A l’occasion de la 8e édition de la Biennale Arts Sciences et d’EXPERIMENTA, le salon Arts Sciences et Technologies, les acteurs de la TRAS (la Transversale des réseaux arts sciences) se sont réunis à l’Atelier Arts Sciences de Grenoble le vendredi 9 octobre, afin de pouvoir échanger ensemble sur l’avenir, non pas d’une discipline en expansion, mais plutôt de cet « espace de croisement » que constitue la rencontre Arts Sciences.

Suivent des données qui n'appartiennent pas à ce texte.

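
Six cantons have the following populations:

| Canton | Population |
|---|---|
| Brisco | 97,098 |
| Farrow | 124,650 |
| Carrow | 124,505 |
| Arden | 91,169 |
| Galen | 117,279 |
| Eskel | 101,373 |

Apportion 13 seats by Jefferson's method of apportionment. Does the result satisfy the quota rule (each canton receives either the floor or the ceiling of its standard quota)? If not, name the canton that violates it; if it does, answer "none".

Standard quotas: Brisco 1.924, Farrow 2.470, Carrow 2.467, Arden 1.806, Galen 2.324, Eskel 2.009.
Jefferson allocation: Brisco 2, Farrow 3, Carrow 2, Arden 2, Galen 2, Eskel 2.
Every allocation lies between the lower and upper quota.

none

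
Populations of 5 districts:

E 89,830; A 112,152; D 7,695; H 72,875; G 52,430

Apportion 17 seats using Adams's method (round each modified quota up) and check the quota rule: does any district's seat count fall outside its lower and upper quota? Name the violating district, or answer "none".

none

Standard quotas: E 4.559, A 5.692, D 0.391, H 3.698, G 2.661.
Adams allocation: E 4, A 5, D 1, H 4, G 3.
Every allocation lies between the lower and upper quota.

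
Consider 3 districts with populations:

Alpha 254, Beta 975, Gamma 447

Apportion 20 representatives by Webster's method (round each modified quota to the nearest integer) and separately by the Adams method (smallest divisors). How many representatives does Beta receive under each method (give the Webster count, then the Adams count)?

Webster: Alpha 3, Beta 12, Gamma 5.
Adams: Alpha 3, Beta 11, Gamma 6.
Beta gets 12 under Webster and 11 under Adams.

12 and 11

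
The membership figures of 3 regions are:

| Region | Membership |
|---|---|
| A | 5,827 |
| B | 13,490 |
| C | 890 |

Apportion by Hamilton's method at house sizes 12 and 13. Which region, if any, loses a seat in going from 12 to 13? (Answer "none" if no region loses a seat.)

C

At 12 seats: A 3, B 8, C 1.
At 13 seats: A 4, B 9, C 0.
C drops from 1 to 0.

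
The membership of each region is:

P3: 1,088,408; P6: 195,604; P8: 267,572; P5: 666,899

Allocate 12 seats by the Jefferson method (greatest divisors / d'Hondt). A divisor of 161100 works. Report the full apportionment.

P3: 6, P6: 1, P8: 1, P5: 4

With modified divisor 161100: modified quotas P3 6.756, P6 1.214, P8 1.661, P5 4.140.
Rounding down: P3 6, P6 1, P8 1, P5 4 (total 12).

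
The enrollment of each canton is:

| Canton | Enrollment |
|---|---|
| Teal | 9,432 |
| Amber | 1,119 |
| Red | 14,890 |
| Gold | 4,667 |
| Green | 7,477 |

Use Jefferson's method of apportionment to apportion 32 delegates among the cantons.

Teal: 8, Amber: 1, Red: 13, Gold: 4, Green: 6

Standard divisor 37585/32 ≈ 1174.531; standard quotas: Teal 8.030, Amber 0.953, Red 12.677, Gold 3.974, Green 6.366.
Rounding down gives 8, 0, 12, 3, 6 = 29 seats, so the divisor must be adjusted.
With modified divisor 1090: modified quotas Teal 8.653, Amber 1.027, Red 13.661, Gold 4.282, Green 6.860.
Rounding down: Teal 8, Amber 1, Red 13, Gold 4, Green 6 (total 32).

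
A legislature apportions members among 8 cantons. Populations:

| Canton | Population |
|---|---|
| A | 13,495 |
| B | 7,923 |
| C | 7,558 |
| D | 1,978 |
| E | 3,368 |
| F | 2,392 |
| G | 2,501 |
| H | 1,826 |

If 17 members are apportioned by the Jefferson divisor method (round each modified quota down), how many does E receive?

Standard divisor 41041/17 ≈ 2414.176; standard quotas: A 5.590, B 3.282, C 3.131, D 0.819, E 1.395, F 0.991, G 1.036, H 0.756.
Rounding down gives 5, 3, 3, 0, 1, 0, 1, 0 = 13 seats, so the divisor must be adjusted.
With modified divisor 1937.89: modified quotas A 6.964, B 4.088, C 3.900, D 1.021, E 1.738, F 1.234, G 1.291, H 0.942.
Rounding down: A 6, B 4, C 3, D 1, E 1, F 1, G 1, H 0 (total 17).
E receives 1.

1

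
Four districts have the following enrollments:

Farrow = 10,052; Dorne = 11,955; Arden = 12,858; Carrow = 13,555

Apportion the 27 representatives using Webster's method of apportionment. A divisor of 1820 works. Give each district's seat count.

Farrow=6; Dorne=7; Arden=7; Carrow=7

With modified divisor 1820: modified quotas Farrow 5.523, Dorne 6.569, Arden 7.065, Carrow 7.448.
Rounding to the nearest integer: Farrow 6, Dorne 7, Arden 7, Carrow 7 (total 27).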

Un espace qui s’empare progressivement des territoires qui constituent ainsi ce vaste réseau, au moyen duquel se rassemblent les structures culturelles engagées dans le développement des rencontres entre arts et sciences.

Mais de quoi parle-t-on quand on relie arts et sciences ?

Cet espace de croisement répond-t-il seulement à des ambitions technologiques et artistiques qui se croiseraient dans le numérique ?
Quelle est la relation qu’entretient la rencontre entre l’art et la science avec la technologie ?
Ne peut-on penser cette rencontre qu’en termes de médiation pédagogique ou d’innovation ?

Voici les questions qui ont parcouru l’assemblée au cours de la réunion, rythmée par de riches débats sur la définition des contours de la TRAS…

Car la TRAS n’est pas un mouvement artistique mais plutôt le moteur méthodologique et politique de multiples réseaux qui se sont développés à une échelle plus locale : « La TRAS doit finalement être l’expression de la créativité de tous les réseaux locaux », a conclue Antoine Conjard, directeur de l’Hexagone Scène Nationale Arts Sciences.

La TRAS s’inscrit donc dans un écosystème complexe, qu’elle contribue à construire, pour dessiner l’horizon d’un projet collaboratif et créatif qui n’a pas finir de faire parler de lui.